CHINA: Environment Day marked by expansion of daily air quality reports
The Chinese government chose World Environment Day, 5 June, to extend its daily air quality reports from a dozen cities to a total of 41 provincial capitals and coastal cities. Six more coastal cities will be added to the programme once automated monitoring equipment is installed.
China’s Environmental Protection Administration announced that in 1999 the country’s spending to combat pollution of all types had reached one percent of GDP.
Xie Zhenhua, minister of the State Environmental Protection Administration (SEPA), promised that government efforts would continue to increase and that environmental evaluations of large infrastructure projects are necessary. China Daily quoted from Xie’s speech: “Developing a local economy first at the cost of environment, then later trying to recover it is the most unwise way to develop an economy”.
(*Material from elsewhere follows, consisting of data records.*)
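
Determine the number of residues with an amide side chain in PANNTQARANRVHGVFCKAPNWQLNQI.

Only N (asparagine) and Q (glutamine) carry a side-chain carboxamide.
Matching residues: N3, N4, Q6, N10, N21, Q23, N25, Q26.

8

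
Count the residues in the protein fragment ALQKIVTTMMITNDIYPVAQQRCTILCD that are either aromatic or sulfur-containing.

5

Aromatic: F, W, Y. Sulfur-containing: C, M.
Aromatic residues here: Y16 (1).
Sulfur-containing residues here: M9, M10, C23, C27 (4).
The two groups share no amino acid, so total = 1 + 4 = 5.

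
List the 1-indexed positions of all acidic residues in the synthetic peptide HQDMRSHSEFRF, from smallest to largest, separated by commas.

3, 9

Aspartate (D) and glutamate (E) have carboxylic-acid side chains and are the acidic amino acids.
Matching residues: D3, E9.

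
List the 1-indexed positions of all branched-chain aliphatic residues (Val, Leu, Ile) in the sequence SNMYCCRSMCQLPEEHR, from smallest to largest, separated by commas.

12

Matching residues: L12.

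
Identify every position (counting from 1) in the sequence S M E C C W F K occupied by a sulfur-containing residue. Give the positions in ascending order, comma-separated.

Cysteine (C, thiol) and methionine (M, thioether) are the two sulfur-containing amino acids.
Matching residues: M2, C4, C5.

2, 4, 5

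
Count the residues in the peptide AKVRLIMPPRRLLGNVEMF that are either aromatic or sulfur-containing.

Aromatic: F, W, Y. Sulfur-containing: C, M.
Aromatic residues here: F19 (1).
Sulfur-containing residues here: M7, M18 (2).
The two groups share no amino acid, so total = 1 + 2 = 3.

3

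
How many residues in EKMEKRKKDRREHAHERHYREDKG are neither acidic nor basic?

4

Acidic: D, E. Basic: K, R, H. All other residues are neither.
Matching residues: M3, A14, Y19, G24.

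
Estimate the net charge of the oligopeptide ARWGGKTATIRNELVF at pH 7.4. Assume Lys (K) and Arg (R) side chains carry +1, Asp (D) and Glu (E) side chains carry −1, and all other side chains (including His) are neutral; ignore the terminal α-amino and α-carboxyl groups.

+2

Positive (K, R): R2, K6, R11 → +3.
Negative (D, E): E13 → −1.
Net charge = (+3) + (−1) = +2.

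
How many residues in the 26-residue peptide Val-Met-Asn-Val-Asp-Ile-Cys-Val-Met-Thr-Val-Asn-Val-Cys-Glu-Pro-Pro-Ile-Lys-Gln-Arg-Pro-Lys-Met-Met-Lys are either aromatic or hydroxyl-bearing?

1

Aromatic: F, W, Y. Hydroxyl-bearing: S, T, Y.
Aromatic residues here: none (0).
Hydroxyl-bearing residues here: Thr10 (1).
(Y belongs to both groups, but none appear in this sequence.) Total = 0 + 1 = 1.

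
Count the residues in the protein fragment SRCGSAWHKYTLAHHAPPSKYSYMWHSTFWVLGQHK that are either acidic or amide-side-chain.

1

Acidic: D, E. Amide-side-chain: N, Q.
Acidic residues here: none (0).
Amide-side-chain residues here: Q34 (1).
The two groups share no amino acid, so total = 0 + 1 = 1.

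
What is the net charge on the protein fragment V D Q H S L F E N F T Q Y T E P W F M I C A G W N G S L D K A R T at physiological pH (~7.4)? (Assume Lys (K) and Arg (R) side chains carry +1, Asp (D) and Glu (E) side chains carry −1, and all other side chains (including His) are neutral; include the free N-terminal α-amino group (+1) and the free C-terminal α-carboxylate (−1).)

Positive (K, R): K30, R32 → +2.
Negative (D, E): D2, E8, E15, D29 → −4.
The N-terminus (+1) and C-terminus (−1) cancel.
Net charge = (+2) + (−4) = −2.

-2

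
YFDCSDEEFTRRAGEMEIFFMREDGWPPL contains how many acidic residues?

8

The acidic residues are Asp (D) and Glu (E), whose side chains end in a carboxylate group.
Matching residues: D3, D6, E7, E8, E15, E17, E23, D24.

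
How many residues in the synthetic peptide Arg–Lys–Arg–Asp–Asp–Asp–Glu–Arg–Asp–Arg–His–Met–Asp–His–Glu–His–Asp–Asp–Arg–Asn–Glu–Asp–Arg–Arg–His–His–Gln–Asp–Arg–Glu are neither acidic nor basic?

Acidic: D, E. Basic: K, R, H. All other residues are neither.
Matching residues: Met12, Asn20, Gln27.

3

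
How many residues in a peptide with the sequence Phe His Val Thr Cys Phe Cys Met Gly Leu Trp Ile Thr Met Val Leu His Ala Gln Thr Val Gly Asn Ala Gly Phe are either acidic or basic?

2

Acidic: D, E. Basic: H, K, R.
Acidic residues here: none (0).
Basic residues here: His2, His17 (2).
The two groups share no amino acid, so total = 0 + 2 = 2.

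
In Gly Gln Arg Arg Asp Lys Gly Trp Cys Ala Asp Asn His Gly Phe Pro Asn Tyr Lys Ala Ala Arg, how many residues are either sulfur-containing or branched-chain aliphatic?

1

Sulfur-containing: C, M. Branched-chain aliphatic: I, L, V.
Sulfur-containing residues here: Cys9 (1).
Branched-chain aliphatic residues here: none (0).
The two groups share no amino acid, so total = 1 + 0 = 1.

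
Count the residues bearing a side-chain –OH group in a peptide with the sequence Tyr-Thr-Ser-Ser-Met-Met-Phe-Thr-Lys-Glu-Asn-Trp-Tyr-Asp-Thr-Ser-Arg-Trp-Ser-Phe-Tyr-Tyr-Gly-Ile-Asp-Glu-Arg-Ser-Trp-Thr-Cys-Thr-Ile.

Serine (S), threonine (T), and tyrosine (Y) each carry a hydroxyl group on the side chain.
Matching residues: Tyr1, Thr2, Ser3, Ser4, Thr8, Tyr13, Thr15, Ser16, Ser19, Tyr21, Tyr22, Ser28, Thr30, Thr32.

14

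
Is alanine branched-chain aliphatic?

V, L, and I make up the branched-chain aliphatic group.
Alanine is not in this group.

No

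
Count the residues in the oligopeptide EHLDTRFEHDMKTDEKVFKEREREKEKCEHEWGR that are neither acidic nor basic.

Acidic: D, E. Basic: K, R, H. All other residues are neither.
Matching residues: L3, T5, F7, M11, T13, V17, F18, C28, W32, G33.

10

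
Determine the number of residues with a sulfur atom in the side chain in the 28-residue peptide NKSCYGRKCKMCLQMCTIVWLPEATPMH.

7

Cysteine (C, thiol) and methionine (M, thioether) are the two sulfur-containing amino acids.
Matching residues: C4, C9, M11, C12, M15, C16, M27.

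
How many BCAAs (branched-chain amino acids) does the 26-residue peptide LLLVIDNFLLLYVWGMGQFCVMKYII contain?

The BCAAs are Val, Leu, and Ile — aliphatic side chains with a branch point.
Matching residues: L1, L2, L3, V4, I5, L9, L10, L11, V13, V21, I25, I26.

12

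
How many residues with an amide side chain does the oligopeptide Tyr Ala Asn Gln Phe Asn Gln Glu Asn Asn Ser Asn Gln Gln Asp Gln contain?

10

The amide-side-chain residues are Asn (N) and Gln (Q).
Matching residues: Asn3, Gln4, Asn6, Gln7, Asn9, Asn10, Asn12, Gln13, Gln14, Gln16.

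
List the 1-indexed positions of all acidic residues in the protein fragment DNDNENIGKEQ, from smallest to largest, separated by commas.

1, 3, 5, 10

Only D (aspartate) and E (glutamate) carry a side-chain carboxylic acid.
Matching residues: D1, D3, E5, E10.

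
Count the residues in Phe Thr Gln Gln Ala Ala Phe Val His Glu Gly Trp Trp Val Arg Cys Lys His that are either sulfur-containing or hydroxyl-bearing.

Sulfur-containing: C, M. Hydroxyl-bearing: S, T, Y.
Sulfur-containing residues here: Cys16 (1).
Hydroxyl-bearing residues here: Thr2 (1).
The two groups share no amino acid, so total = 1 + 1 = 2.

2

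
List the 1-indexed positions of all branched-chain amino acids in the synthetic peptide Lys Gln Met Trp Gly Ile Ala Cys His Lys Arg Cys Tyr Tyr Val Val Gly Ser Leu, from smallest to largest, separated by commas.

The BCAAs are Val, Leu, and Ile — aliphatic side chains with a branch point.
Matching residues: Ile6, Val15, Val16, Leu19.

6, 15, 16, 19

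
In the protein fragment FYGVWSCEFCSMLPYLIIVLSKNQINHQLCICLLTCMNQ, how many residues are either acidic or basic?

3

Acidic: D, E. Basic: H, K, R.
Acidic residues here: E8 (1).
Basic residues here: K22, H27 (2).
The two groups share no amino acid, so total = 1 + 2 = 3.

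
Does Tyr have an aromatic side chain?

F, W, and Y each carry an aromatic ring on the side chain.
Tyrosine is in this group.

Yes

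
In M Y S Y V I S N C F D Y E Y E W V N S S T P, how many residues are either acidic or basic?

3

Acidic: D, E. Basic: H, K, R.
Acidic residues here: D11, E13, E15 (3).
Basic residues here: none (0).
The two groups share no amino acid, so total = 3 + 0 = 3.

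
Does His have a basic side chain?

K, R, and H are the three residues with basic side chains (ε-amine, guanidinium, and imidazole respectively).
Histidine is in this group.

Yes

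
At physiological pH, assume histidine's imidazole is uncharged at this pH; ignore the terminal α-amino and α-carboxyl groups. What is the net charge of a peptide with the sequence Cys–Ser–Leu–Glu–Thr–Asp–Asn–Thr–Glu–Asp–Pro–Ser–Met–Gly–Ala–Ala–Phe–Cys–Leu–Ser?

Near pH 7.4, K and R contribute +1 each, D and E contribute −1 each, and every other side chain (His included, as stated) is uncharged.
Positive (K, R): none → +0.
Negative (D, E): Glu4, Asp6, Glu9, Asp10 → −4.
Net charge = (+0) + (−4) = −4.

-4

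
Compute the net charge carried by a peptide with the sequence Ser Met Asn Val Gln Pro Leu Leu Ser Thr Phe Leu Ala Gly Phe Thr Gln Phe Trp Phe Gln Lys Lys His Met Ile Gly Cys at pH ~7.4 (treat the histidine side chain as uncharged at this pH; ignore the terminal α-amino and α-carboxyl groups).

+2

The side chains ionized at physiological pH are Lys/Arg (+1) and Asp/Glu (−1); with His treated as neutral, nothing else contributes.
Positive (K, R): Lys22, Lys23 → +2.
Negative (D, E): none → −0.
Net charge = (+2) + (−0) = +2.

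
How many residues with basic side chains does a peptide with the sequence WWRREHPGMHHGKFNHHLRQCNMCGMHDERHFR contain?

The basic amino acids are Lys (K), Arg (R), and His (H).
Matching residues: R3, R4, H6, H10, H11, K13, H16, H17, R19, H27, R30, H31, R33.

13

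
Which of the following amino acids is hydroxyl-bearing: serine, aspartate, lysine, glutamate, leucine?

serine

The –OH-bearing residues are Ser, Thr (aliphatic alcohols), and Tyr (phenol).
Of the listed options, only serine belongs to this group.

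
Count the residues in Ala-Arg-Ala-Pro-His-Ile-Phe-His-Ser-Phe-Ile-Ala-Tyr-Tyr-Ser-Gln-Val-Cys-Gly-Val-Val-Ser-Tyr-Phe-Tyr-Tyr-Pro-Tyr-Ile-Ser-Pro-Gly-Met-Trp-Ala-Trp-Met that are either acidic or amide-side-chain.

Acidic: D, E. Amide-side-chain: N, Q.
Acidic residues here: none (0).
Amide-side-chain residues here: Gln16 (1).
The two groups share no amino acid, so total = 0 + 1 = 1.

1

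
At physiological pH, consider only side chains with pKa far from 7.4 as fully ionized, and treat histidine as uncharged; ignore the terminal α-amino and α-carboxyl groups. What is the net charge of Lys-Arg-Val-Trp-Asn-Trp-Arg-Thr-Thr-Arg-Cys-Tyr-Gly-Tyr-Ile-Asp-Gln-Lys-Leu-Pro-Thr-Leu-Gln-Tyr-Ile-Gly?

+4

Near pH 7.4, K and R contribute +1 each, D and E contribute −1 each, and every other side chain (His included, as stated) is uncharged.
Positive (K, R): Lys1, Arg2, Arg7, Arg10, Lys18 → +5.
Negative (D, E): Asp16 → −1.
Net charge = (+5) + (−1) = +4.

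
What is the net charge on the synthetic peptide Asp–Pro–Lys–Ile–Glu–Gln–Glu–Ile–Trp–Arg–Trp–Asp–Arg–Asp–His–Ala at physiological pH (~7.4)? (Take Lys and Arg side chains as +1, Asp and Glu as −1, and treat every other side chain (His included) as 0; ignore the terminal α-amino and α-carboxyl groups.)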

Poor air quality in China’s cities is one of the country’s greatest environmental problems (see related story), as is water pollution, water shortage and desertification. People Daily reports that 93 million hectares of farmland are polluted with pesticides and that pesticide residues in vegetables and fruit often exceed standards. Expansion of desert land is calculated at 2,400 km² per year, with 2.62 million km² already desert.
In Hong Kong, Environment Day was marked with efforts to reduce private vehicle use. The Commissioner for Transport rode on Hong Kong’s first liquefied petroleum gas minibus and the Joint Council of the Travel Industry of Hong Kong launched its campaign to encourage drivers of tourist vehicles to switch off their engines while they wait for their passengers.